Kerman shut out the Bulldogs 3-0 in the Central Section Division IV championship at Rawhide Ballpark, inducing a bases-loaded double play to end the game.
"That kid pitched a heck of a game," Golden Valley coach Mike Gibson said. "We didn't adjust to his breaking pitch. We worked on it all week, but when (it's a live game), we couldn't make the adjustments we needed."
Sagariballa struck out six, walked one and allowed just four hits to give No. 2 seed Kerman (28-4) its second D-IV section championship in three years.
No. 5 Golden Valley (22-12) knew it had its ace pitcher, junior Austin Toerner, for a maximum of three innings because he had pitched seven innings in a semifinal victory over No. 1 Selma. Toerner had had three days' rest, but CIF rules state pitchers can't throw more than 10 innings in a week.
So Gibson planned for his No. 2 pitcher, Andy Cantu, to pitch the first four innings and then turn to Toerner. Cantu allowed two runs, one on Aaron Walker's soft RBI single in the first inning and another on Louie Vallejo's RBI single in the second.
"We knew they could do that, scratch across runs," Gibson said. "Our hope was to score some runs early and take them out of that."
But Sagariballa would have none of it. After allowing a single to Chris Rodriguez in the first, he didn't allow another Golden Valley hit until Cantu singled in the sixth.
"Evan's a Greg Maddux type," said Kerman coach Jay Preuss, comparing his right-hander to the Cy Young winner famous for his command. "He can hit any of his pitches at any time: Curveball, fastball, changeup. He's always thinking ahead. He's one of the smartest players I've ever coached."
Toerner, who was 8-4 with a 1.27 ERA and had thrown complete games in the quarterfinals against Bakersfield Christian and in Tuesday's semifinals, worked a 1-2-3 fifth inning. But Kerman got an insurance run in the bottom of the sixth thanks in large part to a routine fly ball that Bulldogs left fielder Steve Ramos lost in the sun.
"We hit a lot of balls right at (Kerman), and then having a ball lost in the sun didn't help," Toerner said. "The ball just didn't bounce our way."
Still, down 3-0, Golden Valley strengthened its pulse when Josh Hernandez led off the seventh with a single and Pierre Morales was hit by a pitch. Toerner then singled to center to load the bases with no outs.
"I was pumped up," Toerner said. "I just wanted to keep it going."
But after a meeting on the mound -- Preuss likened it to a timeout in basketball to stop Golden Valley's momentum -- Sagariballa fielded Ramos' chopper and threw home to force out Hernandez for the first out. Then Cantu bounced sharply to shortstop Eddie Rodriguez, who started a 6-4-3 double play to end the game.
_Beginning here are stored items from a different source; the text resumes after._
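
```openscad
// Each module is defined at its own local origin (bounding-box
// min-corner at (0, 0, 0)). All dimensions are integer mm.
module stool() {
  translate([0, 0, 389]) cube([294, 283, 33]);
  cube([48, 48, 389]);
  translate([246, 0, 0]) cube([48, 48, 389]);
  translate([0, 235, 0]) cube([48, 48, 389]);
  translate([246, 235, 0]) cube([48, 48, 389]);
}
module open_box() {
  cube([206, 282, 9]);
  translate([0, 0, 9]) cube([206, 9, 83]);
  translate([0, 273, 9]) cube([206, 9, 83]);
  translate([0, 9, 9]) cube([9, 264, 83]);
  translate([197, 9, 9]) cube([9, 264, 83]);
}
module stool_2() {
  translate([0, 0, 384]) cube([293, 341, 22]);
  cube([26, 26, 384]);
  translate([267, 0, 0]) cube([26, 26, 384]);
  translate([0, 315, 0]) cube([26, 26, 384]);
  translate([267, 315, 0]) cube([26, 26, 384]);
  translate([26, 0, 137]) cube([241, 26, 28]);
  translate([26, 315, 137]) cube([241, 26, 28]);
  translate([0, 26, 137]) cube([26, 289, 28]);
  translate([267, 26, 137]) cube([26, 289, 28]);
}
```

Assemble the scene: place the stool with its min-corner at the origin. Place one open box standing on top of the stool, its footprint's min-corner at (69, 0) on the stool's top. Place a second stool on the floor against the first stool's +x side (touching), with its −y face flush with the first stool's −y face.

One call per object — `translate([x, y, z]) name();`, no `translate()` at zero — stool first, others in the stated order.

stool();
translate([69, 0, 422]) open_box();
translate([294, 0, 0]) stool_2();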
"When you've got a guy who nibbles on the corners, he will get groundballs like that," Gibson said. "We just kind of ran out of outs."
For Kerman, it was a different sort of championship than the Lions' title in 2012, which was spearheaded by ace Carlos Salazar, eventually a second-round MLB Draft choice. This team has just one senior starter and relied on pitching depth -- Kerman didn't allow an earned run in three playoff games -- and a well-rounded game to win.
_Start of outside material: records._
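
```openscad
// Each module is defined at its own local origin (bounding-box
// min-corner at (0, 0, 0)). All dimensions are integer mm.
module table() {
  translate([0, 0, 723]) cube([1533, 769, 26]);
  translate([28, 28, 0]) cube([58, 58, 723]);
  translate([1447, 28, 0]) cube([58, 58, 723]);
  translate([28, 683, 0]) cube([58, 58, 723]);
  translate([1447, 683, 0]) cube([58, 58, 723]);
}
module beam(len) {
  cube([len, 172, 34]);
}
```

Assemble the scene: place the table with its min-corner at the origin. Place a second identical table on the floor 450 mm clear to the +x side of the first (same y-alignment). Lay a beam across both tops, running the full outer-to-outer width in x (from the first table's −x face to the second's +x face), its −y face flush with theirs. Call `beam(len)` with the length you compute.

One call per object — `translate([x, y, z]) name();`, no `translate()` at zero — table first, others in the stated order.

table();
translate([1983, 0, 0]) table();
translate([0, 0, 749]) beam(3516);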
"It means a lot," Preuss said. "It's validation of what we do in Kerman. It's not about one person. Carlos Salazar was an amazing player and person, but it still takes nine guys. This group has been tremendous."
Golden Valley, which had never before been past the section quarterfinals in baseball, figures it could be back on the big stage, too.
"It's been an exciting run," Toerner said. "It's one of the greatest things in my life. We'll be back."
The Bulldogs will return six starters next season, including Toerner, catcher Morales and defensive whiz Blesam Sedang at shortstop.
"This is such a great group of kids," Gibson said. "I can't say enough about them. This has been an awful lot of fun, and the good news is a lot of them come back to try to do it again."